Siyaseti ve vatandaş arasındaki uçurum açıldıkça izlediğiniz ya da okuduğunuz haberler çok da samimi gelmemeye başlar size.
Maalesef genel siyaset de yerel siyaset de aynı hastalıktan nasibini almaya başladı.
Kimi zaman adına ‘metal yorgunluk’ kimi zamansa ‘siyasi bencillik’ de diyebilirsiniz.
Siyasetçi ve vatandaşı koparan nedenler arasında uzun süre değişmeyen siyasi yapının da etkisi büyük.
Bir taraf sürekli kazanmanın diğer taraf da kaybetmenin kalıplaşmış dünyasından çıkamıyor. Kalıplaşmış siyaset vatandaşla olan bağları koparmak bir tarafa param parça ediyor.
Ve geldiğimiz noktada, Yozgat Kırıkkale, Kırşehir gibi illerde yaşayanlarla Ankara’dakiler ve şehirlerindeki siyasi temsilciler arasına beton duvarlar giriyor.
Ne acıdır ki yaşanan kopuş, ayrılıklar bir müddet sonra siyasi cenahın yaptıklarını da yok hükmünde bırakıyor. Siyasetçi ağzı ile kuş tutsa hükmü kalmıyor, vatandaş çoktan serzeniş hastalığına yakalanmış yalnızlık buhranında kaybolmuş oluyor.

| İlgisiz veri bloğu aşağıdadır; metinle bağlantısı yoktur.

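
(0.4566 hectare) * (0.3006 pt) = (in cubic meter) 0.4842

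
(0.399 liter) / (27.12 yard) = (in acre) 3.976e-09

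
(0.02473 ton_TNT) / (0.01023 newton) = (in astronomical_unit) 0.06761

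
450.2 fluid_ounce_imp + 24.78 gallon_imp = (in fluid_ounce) 4242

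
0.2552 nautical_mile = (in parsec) 1.532e-14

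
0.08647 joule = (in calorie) 0.02067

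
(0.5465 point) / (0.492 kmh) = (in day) 1.633e-08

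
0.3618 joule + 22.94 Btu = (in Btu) 22.94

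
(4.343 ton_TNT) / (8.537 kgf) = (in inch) 8.545e+09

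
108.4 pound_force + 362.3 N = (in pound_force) 189.8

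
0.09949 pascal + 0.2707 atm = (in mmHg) 205.7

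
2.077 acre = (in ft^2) 9.047e+04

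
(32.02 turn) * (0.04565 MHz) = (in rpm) 8.77e+07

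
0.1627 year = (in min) 8.552e+04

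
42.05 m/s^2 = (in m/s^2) 42.05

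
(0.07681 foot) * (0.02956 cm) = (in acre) 1.71e-09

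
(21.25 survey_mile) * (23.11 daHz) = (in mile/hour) 1.768e+07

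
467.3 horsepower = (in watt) 3.485e+05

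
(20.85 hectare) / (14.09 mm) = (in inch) 5.826e+08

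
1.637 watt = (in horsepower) 0.002195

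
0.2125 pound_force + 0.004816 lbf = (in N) 0.9667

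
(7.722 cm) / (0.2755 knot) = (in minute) 0.009081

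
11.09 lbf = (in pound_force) 11.09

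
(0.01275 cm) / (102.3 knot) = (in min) 4.038e-08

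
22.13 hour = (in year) 0.002526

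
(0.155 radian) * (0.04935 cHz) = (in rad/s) 7.649e-05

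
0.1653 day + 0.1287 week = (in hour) 25.59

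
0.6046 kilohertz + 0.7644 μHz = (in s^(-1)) 604.6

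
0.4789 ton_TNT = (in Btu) 1.899e+06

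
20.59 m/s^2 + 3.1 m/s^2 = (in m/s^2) 23.69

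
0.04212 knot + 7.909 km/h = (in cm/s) 221.9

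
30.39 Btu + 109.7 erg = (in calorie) 7663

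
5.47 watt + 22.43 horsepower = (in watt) 1.673e+04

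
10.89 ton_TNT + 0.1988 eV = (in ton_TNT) 10.89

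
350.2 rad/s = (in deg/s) 2.006e+04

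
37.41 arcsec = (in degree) 0.01039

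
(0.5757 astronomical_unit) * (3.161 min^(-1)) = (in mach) 1.333e+07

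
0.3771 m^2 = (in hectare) 3.771e-05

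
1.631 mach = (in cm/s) 5.554e+04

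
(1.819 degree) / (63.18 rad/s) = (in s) 0.0005025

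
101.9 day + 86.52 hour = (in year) 0.2891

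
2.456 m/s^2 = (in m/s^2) 2.456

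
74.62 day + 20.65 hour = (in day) 75.48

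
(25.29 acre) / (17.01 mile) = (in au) 2.499e-11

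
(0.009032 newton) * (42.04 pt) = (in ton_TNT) 3.202e-14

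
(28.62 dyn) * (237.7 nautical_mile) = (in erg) 1.26e+09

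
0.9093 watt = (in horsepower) 0.001219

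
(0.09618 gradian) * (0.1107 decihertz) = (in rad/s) 1.672e-05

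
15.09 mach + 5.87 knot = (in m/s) 5141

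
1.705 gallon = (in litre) 6.454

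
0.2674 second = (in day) 3.095e-06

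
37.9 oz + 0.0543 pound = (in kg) 1.099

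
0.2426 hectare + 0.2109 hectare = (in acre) 1.121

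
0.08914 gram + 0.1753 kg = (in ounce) 6.187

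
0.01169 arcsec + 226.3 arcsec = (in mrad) 1.097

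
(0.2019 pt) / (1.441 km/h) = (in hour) 4.943e-08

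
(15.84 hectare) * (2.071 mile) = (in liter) 5.279e+11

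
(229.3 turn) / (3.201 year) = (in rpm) 0.0001363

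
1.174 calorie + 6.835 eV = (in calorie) 1.174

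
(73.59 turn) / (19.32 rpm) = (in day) 0.002645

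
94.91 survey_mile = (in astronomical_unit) 1.021e-06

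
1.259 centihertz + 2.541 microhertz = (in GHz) 1.259e-11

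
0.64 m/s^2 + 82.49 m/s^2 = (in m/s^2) 83.13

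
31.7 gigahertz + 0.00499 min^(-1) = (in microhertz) 3.17e+16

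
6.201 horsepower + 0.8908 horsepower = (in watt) 5288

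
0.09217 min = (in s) 5.53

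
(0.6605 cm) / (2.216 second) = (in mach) 8.754e-06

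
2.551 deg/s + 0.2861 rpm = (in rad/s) 0.07448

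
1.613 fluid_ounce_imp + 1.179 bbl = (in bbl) 1.179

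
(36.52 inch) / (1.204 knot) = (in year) 4.749e-08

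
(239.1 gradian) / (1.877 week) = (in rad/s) 3.308e-06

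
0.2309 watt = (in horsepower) 0.0003096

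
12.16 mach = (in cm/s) 4.14e+05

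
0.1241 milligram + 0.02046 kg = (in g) 20.46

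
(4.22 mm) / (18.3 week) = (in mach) 1.12e-12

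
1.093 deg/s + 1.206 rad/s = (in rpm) 11.7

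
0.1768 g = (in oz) 0.006236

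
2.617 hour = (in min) 157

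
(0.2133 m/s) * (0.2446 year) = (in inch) 6.478e+07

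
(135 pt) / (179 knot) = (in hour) 1.437e-07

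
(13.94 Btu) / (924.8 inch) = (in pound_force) 140.8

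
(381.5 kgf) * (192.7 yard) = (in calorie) 1.576e+05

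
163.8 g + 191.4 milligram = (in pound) 0.3615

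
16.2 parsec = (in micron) 4.999e+23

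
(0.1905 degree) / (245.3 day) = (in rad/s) 1.569e-10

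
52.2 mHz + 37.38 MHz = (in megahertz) 37.38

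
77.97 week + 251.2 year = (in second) 7.969e+09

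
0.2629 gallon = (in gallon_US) 0.2629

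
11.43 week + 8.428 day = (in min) 1.274e+05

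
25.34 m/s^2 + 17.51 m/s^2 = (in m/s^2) 42.85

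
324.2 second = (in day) 0.003752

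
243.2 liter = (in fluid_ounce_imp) 8559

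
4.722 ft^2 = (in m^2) 0.4387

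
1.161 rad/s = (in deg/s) 66.52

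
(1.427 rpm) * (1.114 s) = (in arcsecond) 3.434e+04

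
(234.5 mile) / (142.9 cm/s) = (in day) 3.057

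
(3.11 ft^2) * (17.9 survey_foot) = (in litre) 1576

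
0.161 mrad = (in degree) 0.009225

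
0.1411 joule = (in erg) 1.411e+06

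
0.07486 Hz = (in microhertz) 7.486e+04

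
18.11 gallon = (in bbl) 0.4312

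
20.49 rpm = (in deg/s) 122.9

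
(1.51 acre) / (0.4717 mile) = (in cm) 805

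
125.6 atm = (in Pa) 1.273e+07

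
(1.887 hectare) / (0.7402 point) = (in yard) 7.903e+07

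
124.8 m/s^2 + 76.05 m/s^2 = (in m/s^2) 200.8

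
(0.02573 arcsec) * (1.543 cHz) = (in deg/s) 1.103e-07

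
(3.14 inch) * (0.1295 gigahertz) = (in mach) 3.033e+04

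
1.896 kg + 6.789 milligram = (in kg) 1.896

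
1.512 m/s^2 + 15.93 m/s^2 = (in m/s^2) 17.44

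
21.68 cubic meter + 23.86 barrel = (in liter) 2.547e+04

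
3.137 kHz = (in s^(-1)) 3137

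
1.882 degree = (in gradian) 2.091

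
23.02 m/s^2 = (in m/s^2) 23.02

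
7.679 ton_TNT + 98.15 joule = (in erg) 3.213e+17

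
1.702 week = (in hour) 285.9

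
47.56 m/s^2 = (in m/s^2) 47.56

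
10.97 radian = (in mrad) 1.097e+04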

Siyasetçi adına da aslında zor bir durum.
Niyetin ve icraatın bir müddet sonra manası kalmıyor!
Farklı ortamlarda yaşadığımız diyaloglarda özellikle son dönemde siyasetçiler üzerinden yapılan eleştirilere cevap vermeye çalışıyorum. En azından yapılan hizmetlerin görülmesi hususunda bir hakkı teslim etme adına gerçekler üzerinden izahatta bulunmayı görev addediyorum.
Ne gariptir ki insanlar sadece yapılmayanı değil bilakis yapılanları da görmediği için eleştiriyor, yok hükmünde kabul ediyor.
Bana göre yaklaşan seçim öncesi siyasetçi adına en önemli sorunların başında geliyor bu durum.
Ne TV haberleri, ne gazeteler ne de sosyal medya paylaşımları bir şey ifade etmiyor. İnsanlar neye inanmak istiyorsa, ya da zamanın zihin dünyasında biriktirdiklerine daha çok inanıyor ve itibar ediyor.
Ve bu durum, olanı olmaz hale getiriyor.
Bu konu üzerine derinlemesine bir analiz yapacağız ama şimdilik bir hakikat üzerine çizik atacaksak o da siyasetçi ve vatandaş arasındaki kopukluk kayıpları artırıyor.
Siyaseti ağzıyla kuş tutsa temsil ettikleri şehirleri altın kaplama yapsa anlam ifade etmiyor.